Python environment DAB

Dali1
New Contributor III

Hello,
I am building a pipeline using DAB.

The first step of the dab is to deploy my library as a wheel.

The pipeline is run on a shared databricks cluster.
When I run the job I see that the job is not using exactly the requirements I specified but it used the versions that were already in the cluster.

Is there a way to have a specific environment for my job using this shared cluster ?

pradeep_singh
Contributor III

This is the nature of shared clusters . You can install libraries for a task but isolation is not guaranteed . if a library is already installed on the cluster it will take priority over what defined for the task.

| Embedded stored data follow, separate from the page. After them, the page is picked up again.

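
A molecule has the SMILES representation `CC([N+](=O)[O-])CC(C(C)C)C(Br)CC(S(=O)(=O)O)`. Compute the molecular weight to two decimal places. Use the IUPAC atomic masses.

346.24 g/mol

Atom tally by fragment:
  CH3 → C:1 H:3
  CH(NO2) → C:1 H:1 N:1 O:2
  CH2 → C:1 H:2
  CH(CH(CH3)2) → C:4 H:8
  CH(Br) → C:1 H:1 Br:1
  CH2 → C:1 H:2
  CH2SO3H → C:1 H:3 S:1 O:3
Element totals:
  C: 10
  H: 20
  Br: 1
  N: 1
  O: 5
  S: 1
Molecular formula: C10H20BrNO5S.
  M = 10(12.011) + 20(1.008) + 79.904 + 14.007 + 5(15.999) + 32.06
    = 120.110 + 20.160 + 79.904 + 14.007 + 79.995 + 32.060 = 346.236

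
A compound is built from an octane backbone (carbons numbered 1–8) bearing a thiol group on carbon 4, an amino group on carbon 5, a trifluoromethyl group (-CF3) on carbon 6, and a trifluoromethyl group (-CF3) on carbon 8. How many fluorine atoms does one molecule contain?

Atom tally by fragment:
  CH3 → C:1 H:3
  CH2 → C:1 H:2
  CH2 → C:1 H:2
  CH(SH) → C:1 H:2 S:1
  CH(NH2) → C:1 H:3 N:1
  CH(CF3) → C:2 H:1 F:3
  CH2 → C:1 H:2
  CH2CF3 → C:2 H:2 F:3
Element totals:
  C: 10
  H: 17
  F: 6
  N: 1
  S: 1

6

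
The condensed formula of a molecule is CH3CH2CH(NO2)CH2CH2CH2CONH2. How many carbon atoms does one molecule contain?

7

Atom tally by fragment:
  CH3 → C:1 H:3
  CH2 → C:1 H:2
  CH(NO2) → C:1 H:1 N:1 O:2
  CH2 → C:1 H:2
  CH2 → C:1 H:2
  CH2CONH2 → C:2 H:4 O:1 N:1
Element totals:
  C: 7
  H: 14
  N: 2
  O: 3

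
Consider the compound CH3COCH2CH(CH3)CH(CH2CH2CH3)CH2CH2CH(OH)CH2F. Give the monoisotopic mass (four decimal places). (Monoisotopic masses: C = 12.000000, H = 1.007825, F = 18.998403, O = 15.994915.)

232.1839

Atom tally by fragment:
  CH3COCH2 → C:3 H:5 O:1
  CH(CH3) → C:2 H:4
  CH(CH2CH2CH3) → C:4 H:8
  CH2 → C:1 H:2
  CH2 → C:1 H:2
  CH(OH) → C:1 H:2 O:1
  CH2F → C:1 H:2 F:1
Element totals:
  C: 13
  H: 25
  F: 1
  O: 2
Molecular formula: C13H25FO2.
  M = 13(12.0) + 25(1.007825) + 18.998403 + 2(15.994915)
    = 156.000000 + 25.195625 + 18.998403 + 31.989830 = 232.183858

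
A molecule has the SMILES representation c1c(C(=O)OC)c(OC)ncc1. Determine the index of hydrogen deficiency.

5

Atom tally by fragment:
  pyridine ring core → C:5 H:5 N:1
  (− 2 ring H displaced by substituents)
  + COOCH3 → C:2 H:3 O:2
  + OCH3 → C:1 H:3 O:1
Element totals:
  C: 8
  H: 9
  N: 1
  O: 3
Molecular formula: C8H9NO3.
DoU = (2C + 2 + N − H − X) / 2 = (2·8 + 2 + 1 − 9 − 0) / 2 = 5.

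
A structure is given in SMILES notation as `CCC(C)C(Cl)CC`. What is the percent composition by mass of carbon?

62.44%

Atom tally by fragment:
  CH3 → C:1 H:3
  CH2 → C:1 H:2
  CH(CH3) → C:2 H:4
  CH(Cl) → C:1 H:1 Cl:1
  CH2 → C:1 H:2
  CH3 → C:1 H:3
Element totals:
  C: 7
  H: 15
  Cl: 1
Molecular formula: C7H15Cl.
Molar mass = 134.647 g/mol.
Mass from C: 7 × 12.011 = 84.077 g/mol.
%C = 84.077 / 134.647 × 100 = 62.44%.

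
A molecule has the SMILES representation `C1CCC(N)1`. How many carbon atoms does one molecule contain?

Atom tally by fragment:
  cyclobutane ring core → C:4 H:8
  (− 1 ring H displaced by substituents)
  + NH2 → N:1 H:2
Element totals:
  C: 4
  H: 9
  N: 1

4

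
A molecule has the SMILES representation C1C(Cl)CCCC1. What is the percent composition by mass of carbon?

60.76%

Atom tally by fragment:
  cyclohexane ring core → C:6 H:12
  (− 1 ring H displaced by substituents)
  + Cl → Cl:1
Element totals:
  C: 6
  H: 11
  Cl: 1
Molecular formula: C6H11Cl.
Molar mass = 118.604 g/mol.
Mass from C: 6 × 12.011 = 72.066 g/mol.
%C = 72.066 / 118.604 × 100 = 60.76%.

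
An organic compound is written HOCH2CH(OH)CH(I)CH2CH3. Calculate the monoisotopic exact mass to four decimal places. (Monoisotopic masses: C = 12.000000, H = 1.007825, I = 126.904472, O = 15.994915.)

229.9804

Element totals:
  C: 5
  H: 11
  I: 1
  O: 2
Molecular formula: C5H11IO2.
  M = 5(12.0) + 11(1.007825) + 126.904472 + 2(15.994915)
    = 60.000000 + 11.086075 + 126.904472 + 31.989830 = 229.980377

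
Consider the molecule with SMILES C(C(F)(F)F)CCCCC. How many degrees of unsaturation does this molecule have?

Atom tally by fragment:
  F3CCH2 → C:2 H:2 F:3
  CH2 → C:1 H:2
  CH2 → C:1 H:2
  CH2 → C:1 H:2
  CH2 → C:1 H:2
  CH3 → C:1 H:3
Element totals:
  C: 7
  H: 13
  F: 3
Molecular formula: C7H13F3.
DoU = (2C + 2 + N − H − X) / 2 = (2·7 + 2 + 0 − 13 − 3) / 2 = 0.

0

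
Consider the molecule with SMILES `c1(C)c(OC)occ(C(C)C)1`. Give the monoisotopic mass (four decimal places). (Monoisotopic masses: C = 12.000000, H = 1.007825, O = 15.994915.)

154.0994

Atom tally by fragment:
  furan ring core → C:4 H:4 O:1
  (− 3 ring H displaced by substituents)
  + CH3 → C:1 H:3
  + OCH3 → C:1 H:3 O:1
  + CH(CH3)2 → C:3 H:7
Element totals:
  C: 9
  H: 14
  O: 2
Molecular formula: C9H14O2.
  M = 9(12.0) + 14(1.007825) + 2(15.994915)
    = 108.000000 + 14.109550 + 31.989830 = 154.099380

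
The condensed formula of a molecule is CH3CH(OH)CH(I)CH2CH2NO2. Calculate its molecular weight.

Element totals:
  C: 5
  H: 10
  I: 1
  N: 1
  O: 3
Molecular formula: C5H10INO3.
  M = 5(12.011) + 10(1.008) + 126.904 + 14.007 + 3(15.999)
    = 60.055 + 10.080 + 126.904 + 14.007 + 47.997 = 259.043

259.04 g/mol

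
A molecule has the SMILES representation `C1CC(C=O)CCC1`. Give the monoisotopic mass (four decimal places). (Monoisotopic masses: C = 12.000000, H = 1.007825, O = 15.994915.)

Atom tally by fragment:
  cyclohexane ring core → C:6 H:12
  (− 1 ring H displaced by substituents)
  + CHO → C:1 H:1 O:1
Element totals:
  C: 7
  H: 12
  O: 1
Molecular formula: C7H12O.
  M = 7(12.0) + 12(1.007825) + 15.994915
    = 84.000000 + 12.093900 + 15.994915 = 112.088815

112.0888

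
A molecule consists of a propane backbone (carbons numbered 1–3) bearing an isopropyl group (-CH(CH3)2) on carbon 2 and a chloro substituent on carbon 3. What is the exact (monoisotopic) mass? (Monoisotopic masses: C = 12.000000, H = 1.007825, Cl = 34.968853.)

Atom tally by fragment:
  CH3 → C:1 H:3
  CH(CH(CH3)2) → C:4 H:8
  CH2Cl → C:1 H:2 Cl:1
Element totals:
  C: 6
  H: 13
  Cl: 1
Molecular formula: C6H13Cl.
  M = 6(12.0) + 13(1.007825) + 34.968853
    = 72.000000 + 13.101725 + 34.968853 = 120.070578

120.0706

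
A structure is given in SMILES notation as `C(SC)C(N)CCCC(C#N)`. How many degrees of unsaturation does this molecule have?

2

Atom tally by fragment:
  CH3SCH2 → C:2 H:5 S:1
  CH(NH2) → C:1 H:3 N:1
  CH2 → C:1 H:2
  CH2 → C:1 H:2
  CH2 → C:1 H:2
  CH2CN → C:2 H:2 N:1
Element totals:
  C: 8
  H: 16
  N: 2
  S: 1
Molecular formula: C8H16N2S.
DoU = (2C + 2 + N − H − X) / 2 = (2·8 + 2 + 2 − 16 − 0) / 2 = 2.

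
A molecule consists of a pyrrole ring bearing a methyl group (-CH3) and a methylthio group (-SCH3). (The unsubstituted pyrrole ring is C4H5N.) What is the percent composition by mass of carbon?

56.65%

Atom tally by fragment:
  pyrrole ring core → C:4 H:5 N:1
  (− 2 ring H displaced by substituents)
  + CH3 → C:1 H:3
  + SCH3 → C:1 H:3 S:1
Element totals:
  C: 6
  H: 9
  N: 1
  S: 1
Molecular formula: C6H9NS.
Molar mass = 127.205 g/mol.
Mass from C: 6 × 12.011 = 72.066 g/mol.
%C = 72.066 / 127.205 × 100 = 56.65%.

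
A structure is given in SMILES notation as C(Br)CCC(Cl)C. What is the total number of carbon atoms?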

Any reason you cant use job clusters . They are cheap and provide the isolation needed in your case . Another options is using Serverless jobs with environment specs . 

Thank You
Pradeep Singh - https://www.linkedin.com/in/dbxdev

View solution in original post

stbjelcevic
Databricks Employee
Databricks Employee

Hi @Dali1,

+1 to @pradeep_singh, on shared clusters, tasks inherit cluster-installed libraries, so you won’t get a clean, versioned environment. Use a job cluster (new_cluster) or switch to serverless jobs with an environment per task for isolation. With serverless, define job.environments and set environment_key on your wheel/script task. List your wheel/requirements in dependencies to pin exact version.